It’s hard to comprehend how a smile can strike fear into opponents.
When a team facing the Knicks glances across the hardwood floor and witnesses a smile from ear to ear from Carmelo Anthony, there is going to be trouble.
In an Eastern Conference clash against the Bulls on April 8, Anthony was all smiles while dropping 26 points through three quarters at Madison Square Garden. He only missed nine shots heading into the final stanza as New York trailed by three points with 16 seconds on the game clock in what could have been a playoff eliminating loss.
The smile assassin received the rock in the backcourt, looked directly at Taj Gibson as Chicago opted for single coverage, and he launched a pull-up 3-pointer to tie the game at 91-91. In overtime with New York down two points and 13.2 seconds remaining in the contest, Anthony found the same sweet spot again and buried another dagger as Luol Deng became his next victim.
Trotting down the court with a gigantic grin, Anthony and the Garden crowd celebrated his sparkling 43-point overtime performance in a crucial 100-99 victory for the Knicks.
This scoring outburst occurred five days after Anthony scored 39 points in Indiana to jumpstart the month of April. With Amar’e Stoudemire sidelined due to a bulging disk in his back and Jeremy Lin rehabbing a surgically repaired knee, New York turned to its All-Star in the final stretch run to the postseason. The 27-year old maintained his torrid pace by scoring 32 in a pivotal win over Milwaukee, registering the most points by an individual on Miami this year (42), and back-to-back 30-plus games against Boston and New Jersey to help lift the Knicks to the seventh spot in the Eastern Conference standings.
Keep in mind, Anthony’s jaw dropping offensive outings have occurred against the league’s elite defensive teams. In April, he’s registered a combined 220 points while meeting Chicago twice, Indiana, Boston, and Miami. All these squads rank in the top ten in points allowed per game and field goal percentage allowed.
As a teammate of Anthony’s in the Mile High City, J.R. Smith has observed these types of prolific games before but he believes Anthony is playing at different level.
“I mean right now he is at the peak of his game. Nobody is even coming close to matching his play on the other end, so that’s what we need from him right now. As a leader of this team, I think he took on himself to respond well,” Smith explained.
Anthony has endured a bumpy season, battling a myriad of injuries to his wrists and groin. The 8-year veteran also dealt with a surrounding cast that shifted in and out of the lineup during the first 3 months of the lockout shortened year. In February, Anthony only averaged 16.5 points per game on 40 percent shooting and in March, his numbers increased a bit to 19.5 per game and 42 percent from the floor. It was clear; the nagging injury setbacks had a negative effect on his incredible offensive game.

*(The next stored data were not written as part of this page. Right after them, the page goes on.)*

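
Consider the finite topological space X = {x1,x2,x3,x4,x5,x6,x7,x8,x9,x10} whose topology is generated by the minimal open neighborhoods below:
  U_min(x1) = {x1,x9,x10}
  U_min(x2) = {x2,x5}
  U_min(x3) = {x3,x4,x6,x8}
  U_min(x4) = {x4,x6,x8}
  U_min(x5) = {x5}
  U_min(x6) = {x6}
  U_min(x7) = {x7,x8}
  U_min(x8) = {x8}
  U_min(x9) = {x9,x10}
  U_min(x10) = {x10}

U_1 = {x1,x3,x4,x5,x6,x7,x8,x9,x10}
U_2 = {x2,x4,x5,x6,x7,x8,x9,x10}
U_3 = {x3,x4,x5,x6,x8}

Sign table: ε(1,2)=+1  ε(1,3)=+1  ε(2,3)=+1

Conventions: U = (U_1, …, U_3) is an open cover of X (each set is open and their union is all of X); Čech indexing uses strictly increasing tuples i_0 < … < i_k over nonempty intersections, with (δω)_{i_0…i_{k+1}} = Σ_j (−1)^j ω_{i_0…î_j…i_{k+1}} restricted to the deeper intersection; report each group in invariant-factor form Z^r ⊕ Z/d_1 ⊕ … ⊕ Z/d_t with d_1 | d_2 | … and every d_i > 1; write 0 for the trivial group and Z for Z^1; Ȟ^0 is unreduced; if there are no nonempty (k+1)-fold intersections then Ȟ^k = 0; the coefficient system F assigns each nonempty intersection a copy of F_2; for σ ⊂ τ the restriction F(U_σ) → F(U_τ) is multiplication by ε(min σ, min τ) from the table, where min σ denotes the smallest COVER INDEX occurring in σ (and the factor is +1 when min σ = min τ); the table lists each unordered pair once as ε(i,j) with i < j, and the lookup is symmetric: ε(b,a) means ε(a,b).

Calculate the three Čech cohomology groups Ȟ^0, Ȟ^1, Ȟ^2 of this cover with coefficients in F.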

The April of Melo has been a completely different story. Anthony’s tremendous array of offensive moves are in full display, including the jab-step, lighting quick pull-up jumper, off-the-dribble spin move in the paint, and the step-back jumper seen at every spot on the floor.

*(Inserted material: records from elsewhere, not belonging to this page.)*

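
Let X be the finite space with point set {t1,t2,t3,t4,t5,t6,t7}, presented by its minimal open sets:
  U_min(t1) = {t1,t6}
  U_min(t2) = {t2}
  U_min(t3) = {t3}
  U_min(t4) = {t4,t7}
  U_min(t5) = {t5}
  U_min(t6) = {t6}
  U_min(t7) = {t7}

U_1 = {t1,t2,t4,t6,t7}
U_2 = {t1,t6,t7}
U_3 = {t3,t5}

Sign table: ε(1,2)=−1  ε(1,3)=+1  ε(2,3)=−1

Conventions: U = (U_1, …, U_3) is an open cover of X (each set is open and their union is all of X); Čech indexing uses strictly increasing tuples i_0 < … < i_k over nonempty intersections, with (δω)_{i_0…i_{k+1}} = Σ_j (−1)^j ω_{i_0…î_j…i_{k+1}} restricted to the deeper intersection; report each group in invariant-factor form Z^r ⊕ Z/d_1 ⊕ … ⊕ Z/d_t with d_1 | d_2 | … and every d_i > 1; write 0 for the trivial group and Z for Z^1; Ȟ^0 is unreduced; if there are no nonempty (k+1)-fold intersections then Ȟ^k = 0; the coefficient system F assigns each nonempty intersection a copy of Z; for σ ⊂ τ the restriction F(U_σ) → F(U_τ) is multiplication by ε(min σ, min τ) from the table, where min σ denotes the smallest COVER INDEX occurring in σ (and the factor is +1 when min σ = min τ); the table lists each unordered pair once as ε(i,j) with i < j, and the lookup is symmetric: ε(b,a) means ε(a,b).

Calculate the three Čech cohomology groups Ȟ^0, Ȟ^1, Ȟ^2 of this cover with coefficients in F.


Ȟ^0(U;F) ≅ Z^2; Ȟ^1(U;F) ≅ 0; Ȟ^2(U;F) ≅ 0

nonempty overlaps:
  U12={t1,t6,t7}
C dims 3,1; δ0: rk 1, SNF 1^1
degree 0: 3−1−0 = 2 → Ȟ^0 ≅ Z^2
degree 1: 1−0−1 = 0 → Ȟ^1 ≅ 0
degree 2: 0−0−0 = 0 → Ȟ^2 ≅ 0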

With Anthony jumping back into the conversation among the NBA’s top players, interim head coach Mike Woodson assessed his game after New York’s win over New Jersey, “He’s been solid throughout this whole run and I expect him to continue to play that way. He’s not only playing well but he’s making guys around him play better as well. That’s the sign of a great player in our league. “
Woodson added, “You know, I’m happy for Melo because there’s been a lot of heat on him when he came to New York and it’s nice to see the benefits of it right now.”
In April, Anthony is averaging 32.2 points per game, hitting a remarkable 51.4 percent from the floor, and hauling down 7.8 boards in 38.2 minutes of action.
“I don’t think I’ve felt like this in a while. Just feeling good about myself, feeling good my body and where I’m at, physically where I’m at. You know, mentally everything is clear, a lot of clarity right now,” Anthony concluded after scoring 21 of his 33 points in the first quarter against the Nets on Wednesday night.
A small forward for a majority of his career, Anthony shifted to the power forward position as the Knicks feature an altered lineup without Stoudemire in the frontcourt. Anthony has feasted on the blocks, facing slower defenders and finding himself closer to the rim for post-up opportunities. No.7 has elevated his output at the position and the result is a 9-4 record without the services of Stoudemire and Lin.
“Everything is just fun, being out there with the guys, winning basketball games. I told you guys when we were about to make this stretch run that these are fun times for me. I’ve been in the league nine years now and most of my career in Denver, we had chances and opportunities like this down the stretch and win basketball games and it’s getting fun right now,” Anthony expressed.
The joy has returned to Anthony at the exact moment when New York needed its captain to ignite a run to the postseason. With the playoffs looming, one thing is for sure, opposing teams that mistake Anthony’s demeanor will certainly not be smiling in the end.